The name, however, was furnished me shortly after from an unexpected source. I had returned to the boat, and had seated myself once more under the awning, watching the boatmen, with rolled-up red shirts, use their brawny arms in getting their freight aboard. I saw it was the same which had been delivered from the drays the property of the lady. It consisted, for the most part, of barrels of pork and flour, with a quantity of dried hams, and some bags of coffee.
Provisions for her large establishment, soliloquised I.
Just then some packages of a different character were pushed upon the staging. These were leathern trunks, travelling bags, rosewood cases, bonnet-boxes, and the like.
Ha! her personal luggage, I again reflected, and continued to puff my cigar. Regarding the transfer of the trunks, my eye was suddenly attracted to some lettering that appeared upon one of the packages a leathern portmanteau. I sprang from my seat, and as the article was carried up the gangway stair I met it halfway. I glanced my eye over the lettering, and read
Mademoiselle Eugénie Besançon .
Chapter Seven The Starting
She heads up-stream; a few strokes of the revolving paddles and the current is mastered; and the noble boat yielding to the mighty propulsion, cleaves her liquid way, walking the water like a thing of life!

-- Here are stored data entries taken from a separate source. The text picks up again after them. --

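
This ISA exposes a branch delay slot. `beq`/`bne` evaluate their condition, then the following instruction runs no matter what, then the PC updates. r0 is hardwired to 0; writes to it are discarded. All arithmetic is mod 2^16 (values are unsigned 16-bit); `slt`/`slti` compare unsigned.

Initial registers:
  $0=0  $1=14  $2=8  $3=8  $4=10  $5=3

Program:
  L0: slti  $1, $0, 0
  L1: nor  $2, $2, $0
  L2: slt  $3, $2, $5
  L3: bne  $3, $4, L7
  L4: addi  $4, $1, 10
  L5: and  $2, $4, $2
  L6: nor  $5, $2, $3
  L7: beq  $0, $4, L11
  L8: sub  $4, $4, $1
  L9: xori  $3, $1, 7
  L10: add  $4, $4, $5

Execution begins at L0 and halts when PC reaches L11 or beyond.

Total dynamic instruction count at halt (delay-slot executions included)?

9

[0] slti  $1, $0, 0  →  {$0:0, $1:0, $2:8, $3:8, $4:10, $5:3}
[1] nor  $2, $2, $0  →  {$0:0, $1:0, $2:65527, $3:8, $4:10, $5:3}
[2] slt  $3, $2, $5  →  {$0:0, $1:0, $2:65527, $3:0, $4:10, $5:3}
[3] bne  $3, $4, L7  →  {$0:0, $1:0, $2:65527, $3:0, $4:10, $5:3}  ⟨branch taken⟩
[4] addi  $4, $1, 10  →  {$0:0, $1:0, $2:65527, $3:0, $4:10, $5:3}
[7] beq  $0, $4, L11  →  {$0:0, $1:0, $2:65527, $3:0, $4:10, $5:3}  ⟨branch fallthrough⟩
[8] sub  $4, $4, $1  →  {$0:0, $1:0, $2:65527, $3:0, $4:10, $5:3}
[9] xori  $3, $1, 7  →  {$0:0, $1:0, $2:65527, $3:7, $4:10, $5:3}
[10] add  $4, $4, $5  →  {$0:0, $1:0, $2:65527, $3:7, $4:13, $5:3}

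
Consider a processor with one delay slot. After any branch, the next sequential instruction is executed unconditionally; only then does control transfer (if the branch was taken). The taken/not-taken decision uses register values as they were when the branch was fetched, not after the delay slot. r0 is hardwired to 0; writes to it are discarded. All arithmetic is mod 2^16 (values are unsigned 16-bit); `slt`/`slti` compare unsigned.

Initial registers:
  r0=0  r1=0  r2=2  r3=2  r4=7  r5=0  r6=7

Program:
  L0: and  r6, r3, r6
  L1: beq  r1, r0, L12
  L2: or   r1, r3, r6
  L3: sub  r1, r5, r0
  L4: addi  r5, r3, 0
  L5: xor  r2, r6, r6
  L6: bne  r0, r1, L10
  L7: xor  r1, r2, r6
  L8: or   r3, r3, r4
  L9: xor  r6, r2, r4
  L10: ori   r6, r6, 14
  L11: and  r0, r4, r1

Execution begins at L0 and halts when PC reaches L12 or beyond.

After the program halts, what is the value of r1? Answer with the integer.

PC=0  and  r6, r3, r6        | r0=0 r1=0 r2=2 r3=2 r4=7 r5=0 r6=2
PC=1  beq  r1, r0, L12       | r0=0 r1=0 r2=2 r3=2 r4=7 r5=0 r6=2  [TAKEN]
PC=2  or   r1, r3, r6        | r0=0 r1=2 r2=2 r3=2 r4=7 r5=0 r6=2

2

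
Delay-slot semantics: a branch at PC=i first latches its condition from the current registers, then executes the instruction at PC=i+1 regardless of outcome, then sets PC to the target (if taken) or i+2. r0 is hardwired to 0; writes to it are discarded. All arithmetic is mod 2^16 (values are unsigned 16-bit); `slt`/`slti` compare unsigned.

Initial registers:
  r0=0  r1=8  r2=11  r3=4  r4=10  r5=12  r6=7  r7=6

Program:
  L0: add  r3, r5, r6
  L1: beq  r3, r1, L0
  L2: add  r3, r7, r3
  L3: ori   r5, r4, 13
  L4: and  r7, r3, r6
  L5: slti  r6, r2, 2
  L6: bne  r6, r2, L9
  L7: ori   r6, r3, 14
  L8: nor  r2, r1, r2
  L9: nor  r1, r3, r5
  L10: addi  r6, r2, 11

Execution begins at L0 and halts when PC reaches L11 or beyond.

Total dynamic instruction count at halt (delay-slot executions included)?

10

[0] add  r3, r5, r6  →  {r0:0, r1:8, r2:11, r3:19, r4:10, r5:12, r6:7, r7:6}
[1] beq  r3, r1, L0  →  {r0:0, r1:8, r2:11, r3:19, r4:10, r5:12, r6:7, r7:6}  ⟨branch fallthrough⟩
[2] add  r3, r7, r3  →  {r0:0, r1:8, r2:11, r3:25, r4:10, r5:12, r6:7, r7:6}
[3] ori   r5, r4, 13  →  {r0:0, r1:8, r2:11, r3:25, r4:10, r5:15, r6:7, r7:6}
[4] and  r7, r3, r6  →  {r0:0, r1:8, r2:11, r3:25, r4:10, r5:15, r6:7, r7:1}
[5] slti  r6, r2, 2  →  {r0:0, r1:8, r2:11, r3:25, r4:10, r5:15, r6:0, r7:1}
[6] bne  r6, r2, L9  →  {r0:0, r1:8, r2:11, r3:25, r4:10, r5:15, r6:0, r7:1}  ⟨branch taken⟩
[7] ori   r6, r3, 14  →  {r0:0, r1:8, r2:11, r3:25, r4:10, r5:15, r6:31, r7:1}
[9] nor  r1, r3, r5  →  {r0:0, r1:65504, r2:11, r3:25, r4:10, r5:15, r6:31, r7:1}
[10] addi  r6, r2, 11  →  {r0:0, r1:65504, r2:11, r3:25, r4:10, r5:15, r6:22, r7:1}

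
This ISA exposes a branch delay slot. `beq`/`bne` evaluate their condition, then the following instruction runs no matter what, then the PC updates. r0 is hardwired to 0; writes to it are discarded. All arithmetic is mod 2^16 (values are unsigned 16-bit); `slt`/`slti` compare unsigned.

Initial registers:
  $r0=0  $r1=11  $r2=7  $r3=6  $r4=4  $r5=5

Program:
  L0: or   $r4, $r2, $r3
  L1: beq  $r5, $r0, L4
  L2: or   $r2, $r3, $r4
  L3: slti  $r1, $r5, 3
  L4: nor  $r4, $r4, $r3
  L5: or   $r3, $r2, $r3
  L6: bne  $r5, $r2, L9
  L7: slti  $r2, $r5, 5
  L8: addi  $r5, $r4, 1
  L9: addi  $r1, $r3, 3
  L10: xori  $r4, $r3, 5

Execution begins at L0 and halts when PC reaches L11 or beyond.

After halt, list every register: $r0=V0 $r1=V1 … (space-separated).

PC=0  or   $r4, $r2, $r3     | $r0=0 $r1=11 $r2=7 $r3=6 $r4=7 $r5=5
PC=1  beq  $r5, $r0, L4      | $r0=0 $r1=11 $r2=7 $r3=6 $r4=7 $r5=5  [not taken]
PC=2  or   $r2, $r3, $r4     | $r0=0 $r1=11 $r2=7 $r3=6 $r4=7 $r5=5
PC=3  slti  $r1, $r5, 3      | $r0=0 $r1=0 $r2=7 $r3=6 $r4=7 $r5=5
PC=4  nor  $r4, $r4, $r3     | $r0=0 $r1=0 $r2=7 $r3=6 $r4=65528 $r5=5
PC=5  or   $r3, $r2, $r3     | $r0=0 $r1=0 $r2=7 $r3=7 $r4=65528 $r5=5
PC=6  bne  $r5, $r2, L9      | $r0=0 $r1=0 $r2=7 $r3=7 $r4=65528 $r5=5  [TAKEN]
PC=7  slti  $r2, $r5, 5      | $r0=0 $r1=0 $r2=0 $r3=7 $r4=65528 $r5=5
PC=9  addi  $r1, $r3, 3      | $r0=0 $r1=10 $r2=0 $r3=7 $r4=65528 $r5=5
PC=10 xori  $r4, $r3, 5      | $r0=0 $r1=10 $r2=0 $r3=7 $r4=2 $r5=5

$r0=0 $r1=10 $r2=0 $r3=7 $r4=2 $r5=5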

Perchance the boom of a cannon announces her departure; perchance it is animated by the harmonious swell of brazen instruments; or still more appropriate, some old boatmans song, with its lively chorus, is heard issuing from the rude, though not unmusical throats of the hands below.
Lafayette and Carrolton are soon passed; the humbler roofs of stores and dwellings sink out of sight; and the noble dome of Saint Charles, the spires of
churches, and the towers of the great cathedral, are all of the Crescent City that remain above the horizon. These, at length, go down; and the floating palace moves on in stately grandeur between the picturesque shores of the Mississippi.

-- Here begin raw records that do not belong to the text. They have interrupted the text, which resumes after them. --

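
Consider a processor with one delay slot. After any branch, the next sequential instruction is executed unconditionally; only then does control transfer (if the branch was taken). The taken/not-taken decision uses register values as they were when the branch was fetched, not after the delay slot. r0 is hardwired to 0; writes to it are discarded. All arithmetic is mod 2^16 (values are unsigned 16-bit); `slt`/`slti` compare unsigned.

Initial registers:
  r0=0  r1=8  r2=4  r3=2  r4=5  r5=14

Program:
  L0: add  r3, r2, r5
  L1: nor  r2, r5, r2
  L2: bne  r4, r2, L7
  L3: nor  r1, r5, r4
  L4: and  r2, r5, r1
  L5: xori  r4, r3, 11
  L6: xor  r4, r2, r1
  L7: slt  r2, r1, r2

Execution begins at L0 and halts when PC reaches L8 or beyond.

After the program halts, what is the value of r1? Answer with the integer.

65520

  step pc=0: add  r3, r2, r5  regs=(0,8,4,18,5,14)
  step pc=1: nor  r2, r5, r2  regs=(0,8,65521,18,5,14)
  step pc=2: bne  r4, r2, L7  cond=T  regs=(0,8,65521,18,5,14)
  step pc=3: nor  r1, r5, r4  regs=(0,65520,65521,18,5,14)
  step pc=7: slt  r2, r1, r2  regs=(0,65520,1,18,5,14)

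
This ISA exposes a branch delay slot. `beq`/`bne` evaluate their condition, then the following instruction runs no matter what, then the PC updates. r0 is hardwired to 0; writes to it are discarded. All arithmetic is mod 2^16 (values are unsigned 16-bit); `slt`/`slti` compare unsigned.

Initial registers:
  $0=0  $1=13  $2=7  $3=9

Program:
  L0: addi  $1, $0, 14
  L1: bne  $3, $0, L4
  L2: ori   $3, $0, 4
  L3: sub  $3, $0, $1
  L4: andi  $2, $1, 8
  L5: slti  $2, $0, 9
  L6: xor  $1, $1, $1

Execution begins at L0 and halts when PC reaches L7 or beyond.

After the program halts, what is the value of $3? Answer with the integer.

PC=0  addi  $1, $0, 14       | $0=0 $1=14 $2=7 $3=9
PC=1  bne  $3, $0, L4        | $0=0 $1=14 $2=7 $3=9  [TAKEN]
PC=2  ori   $3, $0, 4        | $0=0 $1=14 $2=7 $3=4
PC=4  andi  $2, $1, 8        | $0=0 $1=14 $2=8 $3=4
PC=5  slti  $2, $0, 9        | $0=0 $1=14 $2=1 $3=4
PC=6  xor  $1, $1, $1        | $0=0 $1=0 $2=1 $3=4

4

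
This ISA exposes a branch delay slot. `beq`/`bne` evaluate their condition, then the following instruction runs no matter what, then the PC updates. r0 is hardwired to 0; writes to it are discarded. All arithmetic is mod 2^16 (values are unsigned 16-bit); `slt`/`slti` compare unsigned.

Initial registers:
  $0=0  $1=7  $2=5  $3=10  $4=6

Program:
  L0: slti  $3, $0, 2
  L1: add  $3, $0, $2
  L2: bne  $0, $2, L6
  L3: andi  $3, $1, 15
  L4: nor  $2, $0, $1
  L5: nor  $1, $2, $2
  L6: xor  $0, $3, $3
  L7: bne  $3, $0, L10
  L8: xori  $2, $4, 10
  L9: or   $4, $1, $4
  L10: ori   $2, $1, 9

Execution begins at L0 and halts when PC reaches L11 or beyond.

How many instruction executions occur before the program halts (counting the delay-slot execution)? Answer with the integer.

8

#0 slti  $3, $0, 2 ; 0/7/5/1/6
#1 add  $3, $0, $2 ; 0/7/5/5/6
#2 bne  $0, $2, L6 ; 0/7/5/5/6 ; →target
#3 andi  $3, $1, 15 ; 0/7/5/7/6
#6 xor  $0, $3, $3 ; 0/7/5/7/6
#7 bne  $3, $0, L10 ; 0/7/5/7/6 ; →target
#8 xori  $2, $4, 10 ; 0/7/12/7/6
#10 ori   $2, $1, 9 ; 0/7/15/7/6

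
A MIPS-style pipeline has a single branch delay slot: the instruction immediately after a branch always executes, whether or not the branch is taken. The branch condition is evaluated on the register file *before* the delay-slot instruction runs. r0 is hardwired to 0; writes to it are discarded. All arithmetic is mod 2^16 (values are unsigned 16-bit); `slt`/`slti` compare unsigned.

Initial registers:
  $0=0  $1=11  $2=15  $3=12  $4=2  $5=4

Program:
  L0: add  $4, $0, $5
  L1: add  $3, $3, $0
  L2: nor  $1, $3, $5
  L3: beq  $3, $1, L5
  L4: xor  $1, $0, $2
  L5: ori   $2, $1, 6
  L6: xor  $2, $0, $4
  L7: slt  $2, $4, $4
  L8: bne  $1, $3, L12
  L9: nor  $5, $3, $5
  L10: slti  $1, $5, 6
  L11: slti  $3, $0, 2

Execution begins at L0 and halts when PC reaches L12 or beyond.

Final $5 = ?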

I have said picturesque. This word does not satisfy me, nor can I think of one that will delineate my idea. I must make use of a phrase, picturesquely beautiful, to express my admiration of the scenery of those shores. I have no hesitation in pronouncing it the finest in the world.

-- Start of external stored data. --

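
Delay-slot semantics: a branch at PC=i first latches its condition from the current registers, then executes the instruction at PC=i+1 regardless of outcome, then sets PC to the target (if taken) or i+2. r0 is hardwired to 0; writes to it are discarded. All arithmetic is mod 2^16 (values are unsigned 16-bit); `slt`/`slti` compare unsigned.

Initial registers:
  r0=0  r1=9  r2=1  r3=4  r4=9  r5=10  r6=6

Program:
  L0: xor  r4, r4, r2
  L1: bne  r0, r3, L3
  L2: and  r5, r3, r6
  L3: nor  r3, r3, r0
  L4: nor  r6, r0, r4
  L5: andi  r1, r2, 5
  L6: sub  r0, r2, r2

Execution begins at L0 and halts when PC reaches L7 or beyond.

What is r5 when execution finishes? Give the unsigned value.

4

PC=0  xor  r4, r4, r2        | r0=0 r1=9 r2=1 r3=4 r4=8 r5=10 r6=6
PC=1  bne  r0, r3, L3        | r0=0 r1=9 r2=1 r3=4 r4=8 r5=10 r6=6  [TAKEN]
PC=2  and  r5, r3, r6        | r0=0 r1=9 r2=1 r3=4 r4=8 r5=4 r6=6
PC=3  nor  r3, r3, r0        | r0=0 r1=9 r2=1 r3=65531 r4=8 r5=4 r6=6
PC=4  nor  r6, r0, r4        | r0=0 r1=9 r2=1 r3=65531 r4=8 r5=4 r6=65527
PC=5  andi  r1, r2, 5        | r0=0 r1=1 r2=1 r3=65531 r4=8 r5=4 r6=65527
PC=6  sub  r0, r2, r2        | r0=0 r1=1 r2=1 r3=65531 r4=8 r5=4 r6=65527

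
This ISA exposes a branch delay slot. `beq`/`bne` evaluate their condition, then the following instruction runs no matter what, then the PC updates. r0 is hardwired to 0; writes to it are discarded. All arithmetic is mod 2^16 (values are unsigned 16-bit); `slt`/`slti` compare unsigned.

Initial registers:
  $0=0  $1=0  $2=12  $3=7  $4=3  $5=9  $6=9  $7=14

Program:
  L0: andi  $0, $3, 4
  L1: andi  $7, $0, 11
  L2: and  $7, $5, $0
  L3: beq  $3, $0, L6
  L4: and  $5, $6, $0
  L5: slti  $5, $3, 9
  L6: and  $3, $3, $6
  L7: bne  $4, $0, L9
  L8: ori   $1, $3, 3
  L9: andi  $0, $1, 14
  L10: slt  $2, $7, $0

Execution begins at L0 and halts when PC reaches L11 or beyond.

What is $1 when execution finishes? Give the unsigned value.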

I am not gazing upon it with a mere cold eye-glance. I cannot separate scenery from its associations not its associations of the past, but with the present. I look upon the ruined castles of the Rhine, and their story impresses me with a feeling of disgust for what has been . I look upon its modern homes and their dwellers; I am equally filled with disgust for what is . In the Bay of Naples I experience a similar feeling, and roaming around the lordly parks of England, I see them through an enclosure of wretchedness and rags, till their loveliness seems an illusion!
Here alone, upon the banks of this majestic river, do I behold wealth widely diffused, intelligence broadcast, and comfort for all. Here, in almost every house, do I meet the refined taste of high civilisation the hospitality of generous hearts combined with the power to dispense it. Here can I converse with men by thousands, whose souls are free not politically alone, but free from vulgar error and fanatic superstition; here, in short, have I witnessed, not the perfectedness for that belongs to a far future time but the most advanced stage of civilisation yet reached upon the globe.
A dark shadow crosses my eye-glance, and my heart is stung with sudden pain. It is the shadow of a human being with a black skin. He is a slave !
For a moment or two the scene looks black! What is there to admire here in these fields of golden sugar-cane, of waving maize, of snow-white cotton? What to admire in those grand mansions, with their orangeries, their flowery gardens, their drooping shade-trees, and their soft arbours? All this is but the sweat of the slave!
For a while I behold without admiring. The scene has lost its couleur de rose ; and a gloomy wilderness is before me! I reflect. Slowly and gradually the cloud passes away, and the brightness returns. I reflect and compare.
True, he with the black skin is a slave but not a voluntary slave. That is a difference in his favour at least.